Steel which is heated quickly and forging begun before uniform

heat has penetrated to its center will open up seams because the

cooler central portion is not able to flow with the hot metal

surrounding it. Uniform heating is absolutely necessary for the

best results.

Figure 16 shows a sound forging. The bars in Fig. 17 were burst

by improper forging, while the die, Fig. 18, burst from a piped


Figure 19 shows a piece forged with a hammer too light for the size

of the work. This gives an appearance similar to case-hardening,

the refining effect of the blows reaching but a short distance

from the surface.

While it is impossible to accurately rate the capacity of steam

hammers with respect to the size of work they should handle, on

account of the greatly varying conditions, a few notes from the

experience of the Bement works of the Niles-Bement-Pond Company

will be of service.

For making an occasional forging of a given size, a smaller hammer

may be used than if we are manufacturing this same piece in large

quantities. If we have a 6-in. piece to forge, such as a pinion or

a short shaft, a hammer of about 1,100-lb. capacity would answer

very nicely. But should the general work be as large as this, it

would be very much better to use a 1,500-lb. hammer. If, on the

other hand, we wish to forge 6-in. axles economically, it would

be necessary to use a 7,000- or 8,000-lb. hammer. The following

table will be found convenient for reference for the proper size

of hammer to be used on different classes of general blacksmith

work, although it will be understood that it is necessary to modify

these to suit conditions, as has already been indicated.

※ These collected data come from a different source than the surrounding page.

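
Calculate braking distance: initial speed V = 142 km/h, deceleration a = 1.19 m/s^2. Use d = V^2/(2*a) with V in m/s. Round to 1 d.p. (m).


Convert speed: V = 142 / 3.6 = 39.4444 m/s
V^2 = 1555.8642
d = 1555.8642 / (2 * 1.19)
d = 1555.8642 / 2.38
d = 653.7 m

653.7


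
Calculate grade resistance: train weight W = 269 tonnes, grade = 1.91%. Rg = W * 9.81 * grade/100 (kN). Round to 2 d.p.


Rg = W * 9.81 * grade / 100
Rg = 269 * 9.81 * 1.91 / 100
Rg = 2638.89 * 0.0191
Rg = 50.40 kN

50.40


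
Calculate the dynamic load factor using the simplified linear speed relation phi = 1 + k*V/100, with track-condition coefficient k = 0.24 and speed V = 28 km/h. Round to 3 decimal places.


phi = 1 + k * V / 100
phi = 1 + 0.24 * 28 / 100
phi = 1 + 0.0672
phi = 1.067

1.067


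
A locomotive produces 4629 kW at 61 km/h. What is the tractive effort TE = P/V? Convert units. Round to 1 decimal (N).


Convert: P = 4629 kW = 4629000 W
V = 61 / 3.6 = 16.9444 m/s
TE = 4629000 / 16.9444
TE = 273186.9 N

273186.9


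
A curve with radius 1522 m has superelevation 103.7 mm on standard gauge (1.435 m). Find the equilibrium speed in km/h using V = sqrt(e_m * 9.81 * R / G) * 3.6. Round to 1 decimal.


Convert cant: e = 103.7 mm = 0.1037 m
V_ms = sqrt(0.1037 * 9.81 * 1522 / 1.435)
V_ms = sqrt(1078.972846) = 32.8477 m/s
V = 32.8477 * 3.6 = 118.3 km/h

118.3


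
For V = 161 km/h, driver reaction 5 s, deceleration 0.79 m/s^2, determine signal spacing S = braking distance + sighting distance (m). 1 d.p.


V = 161 / 3.6 = 44.7222 m/s
Braking distance = 44.7222^2 / (2*0.79) = 1265.8716 m
Sighting distance = 44.7222 * 5 = 223.6111 m
S = 1265.8716 + 223.6111 = 1489.5 m

1489.5


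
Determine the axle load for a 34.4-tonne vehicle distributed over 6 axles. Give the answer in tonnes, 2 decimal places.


Load per axle = total weight / number of axles
Load = 34.4 / 6
Load = 5.73 tonnes

5.73


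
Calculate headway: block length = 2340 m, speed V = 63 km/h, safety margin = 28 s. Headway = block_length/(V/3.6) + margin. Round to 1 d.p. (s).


V = 63 / 3.6 = 17.5 m/s
Block traversal time = 2340 / 17.5 = 133.7143 s
Headway = 133.7143 + 28
Headway = 161.7 s

161.7


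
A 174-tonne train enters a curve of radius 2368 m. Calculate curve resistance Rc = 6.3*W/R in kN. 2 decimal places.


Rc = 6.3 * W / R
Rc = 6.3 * 174 / 2368
Rc = 1096.2 / 2368
Rc = 0.46 kN

0.46


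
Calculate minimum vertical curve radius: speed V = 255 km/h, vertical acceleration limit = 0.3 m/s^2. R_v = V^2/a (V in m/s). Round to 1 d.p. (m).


Convert speed: V = 255 / 3.6 = 70.8333 m/s
V^2 = 5017.3611 m^2/s^2
R_v = 5017.3611 / 0.3
R_v = 16724.5 m

16724.5


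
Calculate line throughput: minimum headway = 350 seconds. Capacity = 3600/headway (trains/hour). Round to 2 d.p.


Capacity = 3600 / headway
Capacity = 3600 / 350
Capacity = 10.29 trains/hour

10.29


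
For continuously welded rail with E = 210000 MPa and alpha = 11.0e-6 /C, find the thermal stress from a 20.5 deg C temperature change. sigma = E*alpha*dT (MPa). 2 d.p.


sigma = E * alpha * dT
sigma = 210000 * 11.0e-6 * 20.5
sigma = 2.31 * 20.5
sigma = 47.36 MPa

47.36


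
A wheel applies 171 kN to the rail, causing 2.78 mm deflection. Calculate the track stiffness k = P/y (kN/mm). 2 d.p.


Track stiffness k = P / y
k = 171 / 2.78
k = 61.51 kN/mm

61.51


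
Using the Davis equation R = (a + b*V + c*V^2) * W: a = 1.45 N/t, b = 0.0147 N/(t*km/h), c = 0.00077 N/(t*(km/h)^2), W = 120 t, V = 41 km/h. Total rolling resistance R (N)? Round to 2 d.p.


b*V = 0.0147 * 41 = 0.6027
c*V^2 = 0.00077 * 1681 = 1.29437
R_per_t = 1.45 + 0.6027 + 1.29437 = 3.34707 N/t
R_total = 3.34707 * 120 = 401.65 N

401.65


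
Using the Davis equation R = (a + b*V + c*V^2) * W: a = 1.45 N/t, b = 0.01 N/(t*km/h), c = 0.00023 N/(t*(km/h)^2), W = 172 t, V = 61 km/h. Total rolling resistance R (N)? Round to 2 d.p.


b*V = 0.01 * 61 = 0.61
c*V^2 = 0.00023 * 3721 = 0.85583
R_per_t = 1.45 + 0.61 + 0.85583 = 2.91583 N/t
R_total = 2.91583 * 172 = 501.52 N

501.52


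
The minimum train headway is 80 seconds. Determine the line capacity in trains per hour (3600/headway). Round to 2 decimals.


Capacity = 3600 / headway
Capacity = 3600 / 80
Capacity = 45.00 trains/hour

45.00


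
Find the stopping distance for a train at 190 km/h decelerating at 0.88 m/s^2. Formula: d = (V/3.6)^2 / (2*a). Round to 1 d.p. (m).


Convert speed: V = 190 / 3.6 = 52.7778 m/s
V^2 = 2785.4938
d = 2785.4938 / (2 * 0.88)
d = 2785.4938 / 1.76
d = 1582.7 m

1582.7


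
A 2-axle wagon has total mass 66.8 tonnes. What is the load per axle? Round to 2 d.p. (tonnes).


Load per axle = total weight / number of axles
Load = 66.8 / 2
Load = 33.40 tonnes

33.40


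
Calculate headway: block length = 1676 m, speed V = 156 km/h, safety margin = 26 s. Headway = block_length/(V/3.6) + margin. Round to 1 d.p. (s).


V = 156 / 3.6 = 43.3333 m/s
Block traversal time = 1676 / 43.3333 = 38.6769 s
Headway = 38.6769 + 26
Headway = 64.7 s

64.7


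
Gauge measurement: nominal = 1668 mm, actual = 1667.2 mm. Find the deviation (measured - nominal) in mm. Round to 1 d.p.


Deviation = measured - nominal
Deviation = 1667.2 - 1668
Deviation = -0.8 mm

-0.8


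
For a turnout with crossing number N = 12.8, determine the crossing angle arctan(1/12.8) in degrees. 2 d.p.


1/N = 1/12.8 = 0.078125
angle = arctan(0.078125) = 0.077967 rad
angle = 0.077967 * 180/pi = 4.47 degrees

4.47


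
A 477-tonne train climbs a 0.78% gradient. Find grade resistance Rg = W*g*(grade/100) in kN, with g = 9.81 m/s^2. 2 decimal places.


Rg = W * 9.81 * grade / 100
Rg = 477 * 9.81 * 0.78 / 100
Rg = 4679.37 * 0.0078
Rg = 36.50 kN

36.50


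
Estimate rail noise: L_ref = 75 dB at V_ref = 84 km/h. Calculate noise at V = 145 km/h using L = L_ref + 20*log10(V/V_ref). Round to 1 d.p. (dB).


V/V_ref = 145 / 84 = 1.72619
log10(1.72619) = 0.237089
20 * 0.237089 = 4.7418
L = 75 + 4.7418 = 79.7 dB

79.7


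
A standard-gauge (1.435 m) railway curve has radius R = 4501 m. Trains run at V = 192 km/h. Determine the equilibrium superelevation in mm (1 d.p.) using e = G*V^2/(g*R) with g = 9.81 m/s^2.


Convert speed: V = 192 / 3.6 = 53.3333 m/s
Apply formula: e = 1.435 * 53.3333^2 / (9.81 * 4501)
e = 1.435 * 2844.4444 / 44154.81
e = 0.092442 m = 92.4 mm

92.4


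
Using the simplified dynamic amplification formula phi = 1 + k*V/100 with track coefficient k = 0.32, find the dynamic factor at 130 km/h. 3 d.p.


phi = 1 + k * V / 100
phi = 1 + 0.32 * 130 / 100
phi = 1 + 0.416
phi = 1.416

1.416


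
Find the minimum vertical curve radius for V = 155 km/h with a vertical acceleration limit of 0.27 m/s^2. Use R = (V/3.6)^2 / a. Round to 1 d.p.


Convert speed: V = 155 / 3.6 = 43.0556 m/s
V^2 = 1853.7809 m^2/s^2
R_v = 1853.7809 / 0.27
R_v = 6865.9 m

6865.9


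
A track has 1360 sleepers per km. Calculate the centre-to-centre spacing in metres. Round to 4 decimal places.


Spacing = 1000 m / number of sleepers
Spacing = 1000 / 1360
Spacing = 0.7353 m

0.7353


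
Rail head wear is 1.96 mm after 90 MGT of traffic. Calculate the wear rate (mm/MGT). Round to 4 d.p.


Wear rate = total wear / cumulative tonnage
Rate = 1.96 / 90
Rate = 0.0218 mm/MGT

0.0218


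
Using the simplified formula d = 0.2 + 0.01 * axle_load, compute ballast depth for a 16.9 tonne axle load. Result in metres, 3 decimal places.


d = 0.2 + 0.01 * 16.9
d = 0.2 + 0.169
d = 0.369 m

0.369


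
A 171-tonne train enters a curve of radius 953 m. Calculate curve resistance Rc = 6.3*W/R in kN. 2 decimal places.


Rc = 6.3 * W / R
Rc = 6.3 * 171 / 953
Rc = 1077.3 / 953
Rc = 1.13 kN

1.13


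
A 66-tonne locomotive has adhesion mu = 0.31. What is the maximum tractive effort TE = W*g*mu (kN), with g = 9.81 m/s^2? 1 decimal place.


TE_max = W * g * mu
TE_max = 66 * 9.81 * 0.31
TE_max = 647.46 * 0.31
TE_max = 200.7 kN

200.7


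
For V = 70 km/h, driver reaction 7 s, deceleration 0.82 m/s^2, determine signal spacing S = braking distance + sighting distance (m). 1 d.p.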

Diameter of stock Size of hammer

3-1/2 in. 250 to 350 lb.

4 in. 350 to 600 lb.

4-1/2 in. 600 to 800 lb.

5 in. 800 to 1,000 lb.

6 in. 1,100 to 1,500 lb.

Steam hammers are always rated by the weight of the ram, and the

attached parts, which include the piston and rod, nothing being

added on account of the steam pressure behind the piston. This makes

it a little difficult to compare them with plain drop or tilting

hammers, which are also rated in the same way.

Steam hammers are usually operated at pressures varying from 75

to 100 lb. of steam per square inch, and may also be operated by

compressed air at about the same pressures. It is cheaper, however,

in the case of compressed air to use pressures from 60 to 80 lb.

instead of going higher.

Forgings must, however, be made from sound billets if satisfactory

results are to be secured. Figure 20 shows three cross-sections

of which A is sound, B is badly piped and C is worthless.